OTC cold and cough medications in young children - OTC cold and cough medications may cause serious and even life-threatening side effects in children. Acetominophen, also sold as Tylenol, found in many cold relief medications, can cause serious liver damage if not taken as directed. 

The Consumer Healthcare Products Association warns not to use certain OTC medications in children four years old and younger. Many companies have stopped manufacturing these products for young children.

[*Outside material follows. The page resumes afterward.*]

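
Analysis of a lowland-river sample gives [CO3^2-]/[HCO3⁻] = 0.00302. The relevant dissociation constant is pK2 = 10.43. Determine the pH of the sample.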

Zinc - Zinc is an important mineral and necessary for the human body. However, it's value as a treatment or preventive for the common cold is mixed. Zinc can be found in some nasal sprays and has been found to affect the sense of smell. The FDA warns not to use zinc nasal sprays for this reason. Long term use of zinc, six weeks or more, can cause copper deficiency. Other side effects of shorter term use, less than five days, can cause upset stomach, irritation of and metallic taste in mouth. 

What probably doesn't hurt

Vitamin C - It appears that for the most part taking Vitamin C won't help the average person prevent colds. However, taking Vitamin C before the onset of cold symptoms may shorten the duration of symptoms. Vitamin C may provide benefit for people at high risk of colds due to frequent exposure — for example, children who attend group child care during the winter.

And please don't forget the old fashion Chicken Soup cure! Chicken soup has been noted to help open the nasal passages and ease some of the symptoms to help you feel better. This really does work!

There are also homeopathic natural remedies that are worth a try. One that has been recommended to me is Umcka. You can find Umcka in natural food stores and many chain stores. It is plant based and originated with South African folk medicine. It has pretty good reviews with few indicating any side effects. Most reviews were very positive regarding the intensity of the cold symptoms and a much shorter duration. It would certainly be another option to try if you find yourself fighting off that dreaded cold! Before using any over the counter medications, you should first check with your doctor to make sure it will not interact with any medications you already take and read the label for any warnings, such as not taking while pregnant, breast feeding, or if you suffer from heart or lung disease.

In the meantime, the best measure would be to get plenty of rest, drink plenty of fluids to stay hydrated, and keep the air around you moist if possible. And finally, wash your hands often, especially when around others who are suffering from the common cold.